13.7.22

Recycling follies trigger another Perkins flub

The year-long comedy of errors regarding Shreveport recycling follies just won’t subside, just in time to allow voters to associate the incompetence displayed throughout with Democrat Mayor Adrian Perkins as qualifying for fall elections looms a week away.

Just over twelve months ago, the Perkins Administration decided to award its curbside recycling contract to a firm headed by Charlette Edwards. A year earlier, the previous contractor – who had insisted it could make money for all off the enterprise – abandoned the money-losing deal, which forced the city to suspend the program and stop collecting the extra fee funding it for which it hit up households.

Although the program over a decade did little to conserve landfill space or to pump up city coffers but certainly squeezed residents, Perkins was sacred and bound to restart it. But only Edwards’ firm bid on it – and won the $9.5 million award over five years despite having no experience in this area, no equipment, no employees, and saying it would haul everything 75 miles away (the old contractor had a facility at the Port of Caddo-Bossier).

Even Perkins’ Democrat allies on the City Council, which had to approve the measure, expressed some skepticism over the deal, and during the next year a back-and-forth ensued, over the main issue of requiring a performance bond as part of the deal, a fairly standard protection for these arrangements. Democrat LeVette Fuller joined the three Republicans then on the Council to create this condition, which later in the year the Council guaranteed the job if the bond were obtained.

Yet over the next six months Edwards made no progress towards fulfilling the requirement. After a year had passed since the initial decision, at the apparent behest of the Perkins Administration the Council was asked to lift the stricture, but that failed, with one vote against ominously enough from Democrat Alan Jackson, a Perkins ally appointed by Democrat Gov. John Bel Edwards when the previous GOP councilor had resigned. Moreover, the city’s own risk manager at the previous meeting when the waiver had been introduced had testified the company’s utter lack of infrastructure plus outstanding judgments and liens against it made a performance bond essential.

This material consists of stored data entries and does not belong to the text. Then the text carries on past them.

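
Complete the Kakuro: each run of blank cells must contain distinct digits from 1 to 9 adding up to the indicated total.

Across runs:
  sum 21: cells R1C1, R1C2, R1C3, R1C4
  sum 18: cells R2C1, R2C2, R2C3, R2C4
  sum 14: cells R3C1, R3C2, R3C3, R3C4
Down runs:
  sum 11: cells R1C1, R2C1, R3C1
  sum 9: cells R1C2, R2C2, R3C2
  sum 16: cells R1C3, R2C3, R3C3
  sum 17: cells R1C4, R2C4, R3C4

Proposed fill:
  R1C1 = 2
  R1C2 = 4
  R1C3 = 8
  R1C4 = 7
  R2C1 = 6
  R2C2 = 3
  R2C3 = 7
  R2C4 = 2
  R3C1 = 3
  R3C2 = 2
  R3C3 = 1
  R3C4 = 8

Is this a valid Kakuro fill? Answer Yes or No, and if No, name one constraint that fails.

Yes

Across: 2+4+8+7=21; 6+3+7+2=18; 3+2+1+8=14. Down: 2+6+3=11; 4+3+2=9; 8+7+1=16; 7+2+8=17. No digit repeats within any run.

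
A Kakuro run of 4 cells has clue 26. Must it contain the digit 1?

No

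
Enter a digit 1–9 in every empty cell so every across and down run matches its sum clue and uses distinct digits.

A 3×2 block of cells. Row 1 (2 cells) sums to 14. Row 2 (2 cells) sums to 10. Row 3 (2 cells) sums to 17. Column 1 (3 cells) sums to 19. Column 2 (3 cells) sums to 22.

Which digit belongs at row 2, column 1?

17 in 2 cells must be {8,9}.
Nothing is forced directly, so branch on (3,1), whose candidates are 8 or 9. If (3,1) = 9: that forces (3,2) = 8, (2,2) = 9, (1,2) = 5, after which (2,1) would have to be in {1} for the 10 across but in {2,3,4,6,7,8} for the 19 down — contradiction. So (3,1) = 8.
(3,2) = 17 − 8 = 9 completes the 17 across.
Nothing is forced directly, so branch on (1,1), whose candidates are 5 or 6 or 9. If (1,1) = 5: then (1,2) would have to be in {9} for the 14 across but in {5,6,7,8} for the 22 down — contradiction. If (1,1) = 6: that forces (1,2) = 8, after which (2,1) would have to be in {1,2,3,4,6,7,8,9} for the 10 across but in {5} for the 19 down — contradiction. So (1,1) = 9.
(1,2) = 14 − 9 = 5 completes the 14 across.
(2,1) = 19 − 17 = 2 completes the 19 down.
(2,2) = 10 − 2 = 8 completes the 10 across.

2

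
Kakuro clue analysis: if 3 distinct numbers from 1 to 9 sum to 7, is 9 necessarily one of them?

The only way to make 7 from 3 distinct digits is {1,2,4}, which does not contain 9.

No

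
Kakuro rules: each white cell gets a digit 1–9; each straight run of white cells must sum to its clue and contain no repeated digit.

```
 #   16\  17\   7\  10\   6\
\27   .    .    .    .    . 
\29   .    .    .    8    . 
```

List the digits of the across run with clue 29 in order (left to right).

7, 9, 4, 8, 1

16 in 2 cells must be {7,9}; 17 in 2 cells must be {8,9}.
R1C4 = 10 − 8 = 2 completes the 10 down.
Given what's placed, R2C2 must be 9 to fit the 29 across and 17 down.
R1C2 = 17 − 9 = 8 completes the 17 down.
R2C1 = 7: the only remaining digit allowed by both the 29 across and the 16 down.
R1C1 = 16 − 7 = 9 completes the 16 down.
Nothing is forced directly, so branch on R1C5, whose candidates are 1 or 5. If R1C5 = 1: then R1C3 would have to be in {7} for the 27 across but in {1,2,3,4,5,6} for the 7 down — contradiction. So R1C5 = 5.
R1C3 = 27 − 24 = 3 completes the 27 across.
R2C3 = 7 − 3 = 4 completes the 7 down.
R2C5 = 29 − 28 = 1 completes the 29 across.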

After this rejection, this week Edwards said she would sue the city for failure to close the deal. She alleged discrimination on race and sex as a prime consideration. She said she didn’t need a bond because of the termination for convenience clause in the contract – about which she had complained when the resolution to remove the bond had been introduced, describing it as an extremely onerous condition.

Her stated rationale echoed with rich irony. Likely the only reason Perkins hung on so long to this fantasy exactly was because Edwards was a black female, besides being the only apparent hope to resume shoving forced recycling onto residents (the fee applies whether a household participates), a demography suited to satisfy the city’s quasi-quota program for contracting that only a month ago had gotten Perkins into warm (pool) water.

And, yet again, Perkins in his managerial role serves another unforced error. Besides halting any progress on resumption of recycling by chasing this unrealistic scenario for so long, his actions have drawn a nuisance suit. Even with voter demographics creating an uphill climb for both of his main announced challengers, misstep after misstep – even now after three-and-a-half years in office – from Perkins makes credible the chances of one of them pulling the upset.